More to the point, Flórez sang everything with his usual suave energy and that apparent ease that provides an extra fillip. His dashing presence, whether in lederhosen or smart uniform, makes him an ideal foil for the explosively gifted Natalie Dessay, whose Marie has more than a touch of the gamine; imagine Raggedy Ann crossed with Buster Keaton.

French director Laurent Pelly and his irrepressible soprano star allow the heroine few feminine graces, a reminder of her barracks upbringing but also a source of extra comic business. The star even turns solo bows into comedic opportunities; and she contributed an unwritten "Merde!" to the spoken lines that achieved such an immediate, improvised quality.

When she is not hauling laundry or wielding her heavy iron, Dessay's Marie is either falling,

jumping, twirling a rifle or hovering on the verge of a fight. Where this "Fille" truly parts company with some other productions is in portraying Marie's more serious moments. "Il faut partir," her plaintive farewell to her suitor and the regiment, is also played for laughs, at least visually, with Marie still in her sleeveless undershirt and trousers dragging endless clotheslines across the stage.

Act II finds none of the character's rough edges smoothed over by life at the chateau, and the singing lesson - once Sutherland's delicious opportunity for self-parody, with no vocal holds barred - becomes a trill-free zone. With the Marquise (Felicity Palmer) at the piano, Dessay sings the elaborate number in arid, mechanical fashion, miming extreme gawkiness and discomfort. All this makes good dramatic sense, but vocally it is something of a letdown, considering this soprano's technical strengths.
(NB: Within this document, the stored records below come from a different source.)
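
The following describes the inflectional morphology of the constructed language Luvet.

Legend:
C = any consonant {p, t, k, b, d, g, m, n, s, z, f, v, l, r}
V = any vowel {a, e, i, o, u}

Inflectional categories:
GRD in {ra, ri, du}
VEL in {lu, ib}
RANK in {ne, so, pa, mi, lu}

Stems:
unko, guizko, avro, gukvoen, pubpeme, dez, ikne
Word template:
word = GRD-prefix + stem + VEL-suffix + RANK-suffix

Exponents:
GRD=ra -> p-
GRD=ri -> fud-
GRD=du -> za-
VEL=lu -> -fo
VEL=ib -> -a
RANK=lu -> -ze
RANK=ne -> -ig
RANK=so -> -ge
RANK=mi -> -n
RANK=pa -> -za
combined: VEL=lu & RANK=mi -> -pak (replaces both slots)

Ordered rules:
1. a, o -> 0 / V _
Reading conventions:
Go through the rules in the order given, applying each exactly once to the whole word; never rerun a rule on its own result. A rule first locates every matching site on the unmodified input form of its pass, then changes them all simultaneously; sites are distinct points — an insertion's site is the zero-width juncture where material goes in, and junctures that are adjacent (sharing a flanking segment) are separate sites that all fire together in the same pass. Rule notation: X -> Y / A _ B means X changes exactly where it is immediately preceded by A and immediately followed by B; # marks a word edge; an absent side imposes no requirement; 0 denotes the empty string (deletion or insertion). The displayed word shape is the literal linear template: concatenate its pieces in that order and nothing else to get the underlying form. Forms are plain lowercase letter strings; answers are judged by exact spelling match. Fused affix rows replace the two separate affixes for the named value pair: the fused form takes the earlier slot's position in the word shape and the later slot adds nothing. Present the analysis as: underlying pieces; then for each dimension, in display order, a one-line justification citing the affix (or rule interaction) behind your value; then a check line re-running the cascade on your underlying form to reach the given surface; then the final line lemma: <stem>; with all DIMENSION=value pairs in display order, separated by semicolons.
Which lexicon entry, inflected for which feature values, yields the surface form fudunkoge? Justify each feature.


underlying: fud-unko-a-ge
GRD=ri - signalled by the affix fud-
VEL=ib - signalled by the affix -a
RANK=so - signalled by the affix -ge
check: fudunkoage -> fudunkoge
lemma: unko; GRD=ri; VEL=ib; RANK=so


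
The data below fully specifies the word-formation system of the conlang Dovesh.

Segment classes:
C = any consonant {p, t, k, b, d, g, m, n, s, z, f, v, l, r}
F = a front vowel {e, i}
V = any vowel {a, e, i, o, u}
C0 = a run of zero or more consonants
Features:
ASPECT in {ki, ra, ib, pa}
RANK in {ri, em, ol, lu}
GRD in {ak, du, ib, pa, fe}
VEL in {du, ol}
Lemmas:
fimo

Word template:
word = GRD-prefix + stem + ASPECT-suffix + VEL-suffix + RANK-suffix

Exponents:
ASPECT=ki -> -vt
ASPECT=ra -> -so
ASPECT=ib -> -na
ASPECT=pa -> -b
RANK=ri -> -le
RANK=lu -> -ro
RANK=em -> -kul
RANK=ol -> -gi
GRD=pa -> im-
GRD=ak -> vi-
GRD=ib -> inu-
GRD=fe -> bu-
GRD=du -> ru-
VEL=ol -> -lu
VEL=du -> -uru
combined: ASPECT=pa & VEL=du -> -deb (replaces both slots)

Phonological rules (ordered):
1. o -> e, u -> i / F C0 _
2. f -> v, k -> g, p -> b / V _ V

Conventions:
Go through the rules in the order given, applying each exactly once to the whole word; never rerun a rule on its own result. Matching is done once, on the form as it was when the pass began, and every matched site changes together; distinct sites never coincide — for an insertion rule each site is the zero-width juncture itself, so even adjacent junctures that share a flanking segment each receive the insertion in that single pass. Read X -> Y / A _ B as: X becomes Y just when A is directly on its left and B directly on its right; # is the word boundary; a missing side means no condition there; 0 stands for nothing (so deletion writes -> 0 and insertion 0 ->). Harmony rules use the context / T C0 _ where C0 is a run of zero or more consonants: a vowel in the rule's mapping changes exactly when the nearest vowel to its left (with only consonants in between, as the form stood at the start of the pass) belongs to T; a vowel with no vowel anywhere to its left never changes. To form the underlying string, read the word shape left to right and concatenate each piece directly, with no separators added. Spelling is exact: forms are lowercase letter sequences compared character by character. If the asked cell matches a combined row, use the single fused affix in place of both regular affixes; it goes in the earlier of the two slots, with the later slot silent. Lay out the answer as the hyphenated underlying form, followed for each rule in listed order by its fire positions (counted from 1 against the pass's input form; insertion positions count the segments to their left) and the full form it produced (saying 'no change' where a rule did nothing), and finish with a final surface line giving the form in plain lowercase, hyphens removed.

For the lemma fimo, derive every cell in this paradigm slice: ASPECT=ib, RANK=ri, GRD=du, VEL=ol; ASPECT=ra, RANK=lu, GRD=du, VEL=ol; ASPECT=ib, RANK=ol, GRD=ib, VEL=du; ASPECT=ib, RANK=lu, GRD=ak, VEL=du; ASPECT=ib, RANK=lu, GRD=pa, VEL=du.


cell ASPECT=ib, RANK=ri, GRD=du, VEL=ol:
underlying: ru-fimo-na-lu-le
1. o -> e, u -> i / F C0 _: fires at position(s) 6: rufimenalule
2. f -> v, k -> g, p -> b / V _ V: fires at position(s) 3: ruvimenalule
surface: ruvimenalule

cell ASPECT=ra, RANK=lu, GRD=du, VEL=ol:
underlying: ru-fimo-so-lu-ro
1. o -> e, u -> i / F C0 _: fires at position(s) 6: rufimesoluro
2. f -> v, k -> g, p -> b / V _ V: fires at position(s) 3: ruvimesoluro
surface: ruvimesoluro

cell ASPECT=ib, RANK=ol, GRD=ib, VEL=du:
underlying: inu-fimo-na-uru-gi
1. o -> e, u -> i / F C0 _: fires at position(s) 3, 7: inifimenaurugi
2. f -> v, k -> g, p -> b / V _ V: fires at position(s) 4: inivimenaurugi
surface: inivimenaurugi

cell ASPECT=ib, RANK=lu, GRD=ak, VEL=du:
underlying: vi-fimo-na-uru-ro
1. o -> e, u -> i / F C0 _: fires at position(s) 6: vifimenaururo
2. f -> v, k -> g, p -> b / V _ V: fires at position(s) 3: vivimenaururo
surface: vivimenaururo

cell ASPECT=ib, RANK=lu, GRD=pa, VEL=du:
underlying: im-fimo-na-uru-ro
1. o -> e, u -> i / F C0 _: fires at position(s) 6: imfimenaururo
2. f -> v, k -> g, p -> b / V _ V: no change
surface: imfimenaururo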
Instead of bel canto vocal display and lavish ornamentation - either in the comic scenes or in the long cantilena phrases of her laments - Dessay seems intent on emotional grounding of every sung note. The slow music is phrased and colored delicately but with some forceful climaxes, while her fioriture often are timed to match frantic repeated gestures (like rubbing out a stain) for a highly comic impact.

Stepping onstage with Dessay and Flórez must be like going up against a child actor or animal - dangerous territory for most performers - but the other principals held up admirably. Palmer's fluttery Marquise of Berkenfield, well sung and vividly spoken, became a comic portrait of a woman struggling to control life's untidy events and always failing. Alessandro Corbelli inhabited the part of Sergeant Sulpice effortlessly and with robust warmth, and his sudden keyboard improvisation also earned a huge laugh.

In the speaking role of the Duchess of Krakenthorp, Marian Seldes brought flamboyant presence along with some withering one-liners in French and English. Her appearance amid a posse of hilariously fumbling octogenarians for the signing of the marriage contract is one of director Pelly's fine inventions. The "dance" of these guests, and the maids' dusting pantomime that opens Act II, are accompanied by the same fragile little waltz (Donizetti's "Entr'Acte") - two examples of this director's penchant for stage action that seems directly inspired by, and marvelously suited to, what the composer has written.

The tank that rolls on in the final scene, which may have been the main reason for updating this opera to World War I, typifies the production's broader gestures, its use of realistic objects for incongruous effect - such as the well-worked clotheslines or the uniforms and weapons. Skewed realism also typifies Chantal Thomas's backdrop, composed of large maps tilted and aligned to suggest an alpine horizon. Except for Marie's deliberately threadbare outfits, the costuming (also by Pelly) has an attractive period look.

Conductor Marco Armiliato had the score perfectly in hand, with a good balance between brio and expansiveness. The intricate, up-tempo trio "Tous les trois réunis," a piece admired by Hector

Berlioz after the work's 1840 Opéra Comique premiere, had an irresistible sparkle. Co-productions may seem to threaten opera with creeping global uniformity, but this number as performed by Dessay, Flórez and Corbelli showed that these extended runs can also allow singers to form a close-knit ensemble, with breathtaking effect.